Ruszył proces w sprawie głośnego zabójstwa ojca i syna w Kwidzynie
Przed Sądem Okręgowym w Gdańsku rozpoczął się w czwartek proces 23-letniego Łukasza P. oskarżonego o zabójstwo ze szczególnym okrucieństwem 30-letniego mężczyzny i jego 8-letniego syna.
2014-11-13, 17:18
Posłuchaj
Oskarżony nie przyznał się do winy i odmówił składania wyjaśnień. Mężczyzna po zatrzymaniu przyznał się do popełnienia zabójstw, ale potem zmienił zeznania i stwierdził, że nie ma nic wspólnego ze zbrodnią.
Ciała Michała F. i jego 8-letniego syna Wiktora znalazł 28 grudnia 2013 roku starszy człowiek, który - pod nieobecność mężczyzny, który na co dzień mieszkał i pracował w Anglii - opiekował się mieszkaniem 30-latka przy ulicy Słowiańskiej w Kwidzynie i miał klucze do lokalu.
Według śledczych Łukasz P. zadał Michałowi F. kilkanaście uderzeń młotkiem. Chłopiec próbował uciec przed napastnikiem. Ukrył się pod kołdrą. Sprawca odnalazł go i zabił młotkiem.

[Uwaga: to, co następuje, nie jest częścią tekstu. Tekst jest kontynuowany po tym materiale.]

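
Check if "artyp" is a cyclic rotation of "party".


Word: "party", Candidate: "artyp"
Method: check if candidate is substring of word+word
"partyparty" contains "artyp"? Yes
Is rotation = Yes


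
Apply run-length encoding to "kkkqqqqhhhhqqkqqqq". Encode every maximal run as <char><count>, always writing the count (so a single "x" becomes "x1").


String: "kkkqqqqhhhhqqkqqqq"
Scanning for consecutive runs:
  'k' x 3
  'q' x 4
  'h' x 4
  'q' x 2
  'k' x 1
  'q' x 4
RLE = "k3q4h4q2k1q4"


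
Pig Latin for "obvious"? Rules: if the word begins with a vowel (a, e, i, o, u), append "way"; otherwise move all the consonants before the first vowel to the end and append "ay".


Word: "obvious"
Starts with vowel → add 'way'
Pig Latin = "obviousway"


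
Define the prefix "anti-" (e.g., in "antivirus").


Prefix: anti-
As in: antivirus -> anti- + virus
Meaning = against


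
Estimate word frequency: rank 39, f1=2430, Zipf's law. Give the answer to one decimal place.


Zipf's law: f(r) = f(1) / r
f(1) = 2430
f(39) = 2430 / 39
= 62.3 occurrences


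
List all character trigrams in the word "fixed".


Word: "fixed" (length 5)
Number of trigrams = 5 - 3 + 1 = 3
  Position 0: "fix"
  Position 1: "ixe"
  Position 2: "xed"
Trigrams = "fix", "ixe", "xed"


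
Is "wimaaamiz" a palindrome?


Word: "wimaaamiz"
Reversed: "zimaaamiw"
Forward == Backward? wimaaamiz != zimaaamiw
Palindrome = No


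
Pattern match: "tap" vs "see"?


Pattern of "tap": [0, 1, 2]
Pattern of "see": [0, 1, 1]
Patterns do not match
Same pattern = No


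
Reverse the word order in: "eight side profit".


Original: "eight side profit"
Words (1..n): eight | side | profit
Reversed (n..1): profit | side | eight
Result = "profit side eight"


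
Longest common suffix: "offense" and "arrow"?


Word 1: "offense"
Word 2: "arrow"
Comparing from end:
  Pos -1: 'e' != 'w' (stop)
LCS = "" (length 0)


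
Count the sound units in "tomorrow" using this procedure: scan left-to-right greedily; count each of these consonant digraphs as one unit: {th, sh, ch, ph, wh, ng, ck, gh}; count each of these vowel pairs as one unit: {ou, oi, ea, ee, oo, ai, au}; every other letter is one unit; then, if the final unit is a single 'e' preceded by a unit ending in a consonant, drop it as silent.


Word: "tomorrow" (8 letters)
Left-to-right scan:
  (1) 't' (letter)
  (2) 'o' (letter)
  (3) 'm' (letter)
  (4) 'o' (letter)
  (5) 'r' (letter)
  (6) 'r' (letter)
  (7) 'o' (letter)
  (8) 'w' (letter)
Units from scan: 8
Sound units = 8 units


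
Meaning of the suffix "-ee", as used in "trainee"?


Suffix: -ee
Example: trainee (train + -ee)
Meaning = one who receives


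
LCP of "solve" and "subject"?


Word 1: "solve"
Word 2: "subject"
Comparing from start:
  Pos 0: 's' == 's'
  Pos 1: 'o' != 'u' (stop)
LCP = "s" (length 1)


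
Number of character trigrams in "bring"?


Word: "bring" (length 5)
Number of 3-grams = length - 3 + 1 = 5 - 3 + 1
= 3


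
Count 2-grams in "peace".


Word: "peace" (length 5)
Number of 2-grams = length - 2 + 1 = 5 - 2 + 1
= 4


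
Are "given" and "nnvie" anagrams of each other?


Word 1: "given" → sorted: eginv
Word 2: "nnvie" → sorted: einnv
Same letters? eginv != einnv
Anagram = No


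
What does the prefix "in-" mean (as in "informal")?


Prefix: in-
Example: informal = in- + formal
Meaning = not / into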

Jak poinformowała prokuratura, motywem morderstwa był rabunek. Z mieszkania zamordowanego mężczyzny zginęło m.in. tysiąc złotych, 25 funtów brytyjskich i dokumenty, z parkingu został skradziony jego samochód volkswagen passat.
REKLAMA
Tuż po zatrzymaniu P. zeznał, że za zrabowane pieniądze kupił sobie m.in. buty i kurtkę. Wyjaśnił śledczym, że jako bezrobotny jest na utrzymaniu dziadka.
Michał F. przyjechał do Polski na święta Bożego Narodzenia. Łukasz P. był jego kolegą.